Sans nous en rendre compte, nous sommes entrés dans l'époque de tous les dangers. Or, comme le montre la fable de L'histoire sans fin, le néant guette ceux qui ne se racontent pas la bonne histoire. Le seul antidote du néant, c'est la puissance créatrice. Je crois essentiel de retrouver l'intelligence du rêve, fût-ce aux dépends de la rationalité.

Commentaires

Rationalité ou réalisme ? Je crois que c'est dans "Rêves de droite" que Mona Chollet montre que sous l'étiquette du réalisme, sont vendus au public les plus grosses ficelles du cynisme le plus pur. Soyons réalistes, soyons pragmatiques, il faut de la croissance, il faut des entrepreneurs, de la flexibilité, etc. Ce système ne tient-il pas par le rêve de tous ceux qui voudraient devenir vite riches et passerons leur vie à trimer sans rémission, mais garderont cet espoir fou, ce rêve absolu sous les yeux, si ce n'est moi, ce seront mes enfants ? Sinon, pourquoi élire des serviteurs de l'argent-roi ?
Ceux qui ne se racontent pas la bonne histoire... C'est drôle que vous parliez de cela, ma marotte en ce moment est de distinguer la parole et le discours, s'agit-il ici de se tenir un discours qui fasse "triper" ou de trouver une parole, cette expression qui, à la fois nous distingue et nous relie à l'autre comme mode d'expression non pas sans culture, mais sans calcul ?...

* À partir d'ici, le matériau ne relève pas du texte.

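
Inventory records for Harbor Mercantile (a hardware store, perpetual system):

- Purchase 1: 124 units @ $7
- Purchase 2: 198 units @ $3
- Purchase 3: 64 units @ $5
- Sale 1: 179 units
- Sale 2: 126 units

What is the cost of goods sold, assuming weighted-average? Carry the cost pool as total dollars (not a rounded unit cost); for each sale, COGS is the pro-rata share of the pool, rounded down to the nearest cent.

COGS = $1,408.05

After Purchase 1: 124 on hand, pool $868.00 (≈ $7.0000 each)
After Purchase 2: 322 on hand, pool $1,462.00 (≈ $4.5404 each)
After Purchase 3: 386 on hand, pool $1,782.00 (≈ $4.6166 each)
Sale 1, sell 179: 179/386 × $1,782.00 → $826.36
Sale 2, sell 126: 126/207 × $955.64 → $581.69
Total COGS = $826.36 + $581.69 = $1,408.05
Ending inventory (cost pool remaining) = $373.95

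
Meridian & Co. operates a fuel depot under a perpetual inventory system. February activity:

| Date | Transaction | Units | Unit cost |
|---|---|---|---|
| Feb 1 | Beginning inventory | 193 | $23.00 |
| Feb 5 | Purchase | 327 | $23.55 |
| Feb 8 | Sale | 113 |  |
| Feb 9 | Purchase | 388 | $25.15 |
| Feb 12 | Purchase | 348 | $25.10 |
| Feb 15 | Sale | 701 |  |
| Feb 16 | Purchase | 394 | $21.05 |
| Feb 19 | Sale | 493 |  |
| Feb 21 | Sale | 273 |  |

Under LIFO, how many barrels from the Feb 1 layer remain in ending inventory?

70

Feb 8, 113 sold [LIFO — newest first]: 113 @ $23.55 = $2,661.15
Feb 15, 701 sold [LIFO — newest first]: 348 @ $25.10 + 353 @ $25.15 = $17,612.75
Feb 19, 493 sold [LIFO — newest first]: 394 @ $21.05 + 35 @ $25.15 + 64 @ $23.55 = $10,681.15
Feb 21, 273 sold [LIFO — newest first]: 150 @ $23.55 + 123 @ $23.00 = $6,361.50
Total COGS = $2,661.15 + $17,612.75 + $10,681.15 + $6,361.50 = $37,316.55
Ending inventory: 70 @ $23.00 = $1,610.00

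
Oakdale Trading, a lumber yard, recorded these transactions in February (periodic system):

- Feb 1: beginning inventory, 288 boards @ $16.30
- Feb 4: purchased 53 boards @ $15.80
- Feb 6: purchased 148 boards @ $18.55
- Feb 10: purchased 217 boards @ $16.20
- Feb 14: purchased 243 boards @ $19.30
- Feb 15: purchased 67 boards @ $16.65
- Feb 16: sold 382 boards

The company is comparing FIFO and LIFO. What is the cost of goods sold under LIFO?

FIFO COGS: 288 @ $16.30 + 53 @ $15.80 + 41 @ $18.55 = $6,292.35
LIFO COGS: 67 @ $16.65 + 243 @ $19.30 + 72 @ $16.20 = $6,971.85

COGS = $6,971.85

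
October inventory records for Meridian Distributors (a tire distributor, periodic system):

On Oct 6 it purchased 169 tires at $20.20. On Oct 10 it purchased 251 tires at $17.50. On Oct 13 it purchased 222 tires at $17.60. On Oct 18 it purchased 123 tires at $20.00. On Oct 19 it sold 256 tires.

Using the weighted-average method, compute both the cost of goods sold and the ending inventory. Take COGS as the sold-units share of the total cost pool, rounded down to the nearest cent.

Oct 19, sell 256: 256/765 × $14,173.50 → $4,743.02
Ending inventory (cost pool remaining) = $9,430.48

COGS = $4,743.02; ending inventory = $9,430.48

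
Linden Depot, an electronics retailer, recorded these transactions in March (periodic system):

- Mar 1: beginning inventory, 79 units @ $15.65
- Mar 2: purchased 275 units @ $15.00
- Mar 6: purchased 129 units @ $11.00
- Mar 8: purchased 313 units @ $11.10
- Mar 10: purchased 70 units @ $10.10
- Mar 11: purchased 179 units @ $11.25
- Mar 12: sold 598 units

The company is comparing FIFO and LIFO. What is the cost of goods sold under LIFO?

COGS = $6,591.05

FIFO COGS: 79 @ $15.65 + 275 @ $15.00 + 129 @ $11.00 + 115 @ $11.10 = $8,056.85
LIFO COGS: 179 @ $11.25 + 70 @ $10.10 + 313 @ $11.10 + 36 @ $11.00 = $6,591.05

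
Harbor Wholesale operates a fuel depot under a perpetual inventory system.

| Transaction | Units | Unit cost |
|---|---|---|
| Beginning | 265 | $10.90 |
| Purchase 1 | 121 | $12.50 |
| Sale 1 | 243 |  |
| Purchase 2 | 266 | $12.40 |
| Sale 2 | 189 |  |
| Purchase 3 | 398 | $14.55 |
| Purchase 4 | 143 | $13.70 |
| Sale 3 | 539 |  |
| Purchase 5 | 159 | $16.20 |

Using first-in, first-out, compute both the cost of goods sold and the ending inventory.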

Écrit par : Ardalia | 05/04/2010

Je me rends compte qu'à jouer avec les mots, ou plutôt avec l'utilisation qu'on en fait, mon texte est peut-être un peu flou. Car la rationalité ou le réalisme ne sont pas de mauvaises choses en soi, c'est ce qu'on en fait. On en appelle aujourd'hui à la rationalité ou au réalisme comme hier à l'Evangile, pour établir le pouvoir d'une caste, faire taire les uns et envoyer les autres au bûcher.
Vous avez entièrement raison: il y a des rêves qui asservissent aussi. Ceux que l'on nous donne.
Quant à la parole, depuis qu'il y a des conseillers en communication on a oublié ce que c'est...

Écrit par : Thierry | 05/04/2010

Thierry, tu fais référence à un ouvrage qui m'est particulièrement cher. Sache que Michael Ende (qui se traduit : fin) à écrit aussi un ouvrage renversant de poésie et de finesse : Momo, qui parle d'un enfant face au vol du temps, allégorie pour l'argent dans ce livre. C'est beau et très "second, voire troisième degré". Chez cet auteur, je ne suis pas sure que les niveaux de sens que tu sais si bien détecter soient seulement des hasards. Sans doute poura tu me le dire quand tu aura lu Momo.